Ratusan tenda pengungsi berderet sepanjang jalan menuju Dusun Kembang Kuning, Desa Gerimax Indah, Kabupaten Lombok Barat. Total ada 1.000 jiwa dari 217 kepala keluarga sudah tidak lagi bisa menempati rumahnya. Sejak gempa mengguncang Pulau Seribu Masjid–sebutan pulau di Provinsi Nusa Tenggara Barat itu– semua penduduk dusun ini memilih tinggal di tenda-tenda. Sebagian ada yang di tanah lapangan, tak sedikit yang membuat tenda di depan rumahnya masing-masing.

”Tidak semua rumah di dusun kami roboh, tapi mayoritas sudah retak. Daripada ada apa-apa, lebih baik tinggal di tenda saja,” ungkap Sumardi, kepala Dusun Kembang Kuning, saat tim Radar Peduli dan FKWTMR membagi bantuan kemarin.

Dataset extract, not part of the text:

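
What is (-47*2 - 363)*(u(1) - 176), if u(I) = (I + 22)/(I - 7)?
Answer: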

Sumardi begitu senang dengan kehadiran tim Radar Peduli dan FKWTMR ke kampungnya. Karena itu, begitu tahu ada bantuan, dia langsung memanggil warga untuk berkumpul. Sebelum penyerahan bantuan berupa susu, selimut, dan mi instan secara simbolis kepada warga, Sumardi langsung memberikan sambutan di hadapan warga dan relawan. Namun, baru saja menyampaikan salam dan dua atau tiga kalimat ucapan terima kasih, Sumardi menghentikan sambutannya.

Tampaknya, dia sudah tidak kuasa melanjutkan sambutan itu. Pria dengan tubuh tinggi besar ini langsung menutup wajah dengan kedua tangannya. Air mata tampak meleleh. Sembari sesenggukan, dia meminta maaf. ”Saya sudah tidak bisa berkata-kata lagi, terharu atas kepedulian Bapak-Bapak dari Malang ini,” ungkap Sumardi sembari bergeser untuk meminta rekannya melanjutkan sambutan.

Sejumlah warga pun terdiam. Bahkan, ada warga yang tak kuasa membendung air matanya. Suasana benar-benar haru.

Ya, usai prosesi penyerahan bantuan, kepada koran ini Sumardi menyatakan, sebagai kepala dusun, dia hanya bisa memberi motivasi kepada warganya untuk bangkit dari kesedihan. Warganya saat ini sedang kehilangan semangat hidup. Warganya yang banyak bekerja sebagai perajin bakul dari anyaman bambu itu mulai malas bekerja.

”Maklum karena mereka memikirkan nasibnya ke depan. Rumah tidak ada, biaya membangun lagi juga tidak punya. Mereka hanya berharap mendapat bantuan,” keluh Sumardi. Dia mengaku tidak tega melihat kesedihan warganya. Terutama banyak anak-anak yang tidur di tenda seadanya. Apalagi saat ini sedang musim dingin. ”Kasihan sekali, kasihan,” keluh dia.

Usai menyerahkan bantuan di Dusun Kembang Kuning, Desa Gerimax Indah, tim Radar Malang bersama FKWTMR bergeser ke Desa Tegalmaja, Kecamatan Tanjung, Kabupaten Lombok Utara. Jaraknya sekitar 100 kilometer dari Kota Mataram ke arah utara. Butuh waktu 2,5 jam perjalanan.

Di Kecamatan Tanjung, Lombok Utara, inilah salah satu pusat gempa yang terjadi. Tak heran jika sejauh mata memandang, rumah dan gedung nyaris tak tersisa. Rata dengan tanah. Kalaupun ada bangunan yang berdiri, kondisinya sudah miring dan retak-retak. Tidak mungkin lagi untuk ditempati. Termasuk gedung milik pemerintah, baik kantor kecamatan, kantor desa, gedung sekolah, maupun puskesmas.

Begitu tiba di desa ini, tim Radar Malang dan FKWTMR langsung disambut Direktur Jenderal Bimbingan Masyarakat Buddha Kementerian Agama RI Caliadi SH MH. Tepatnya di posko Dayakasabha, Wihara Sangupati, proses penyerahan bantuan dilakukan.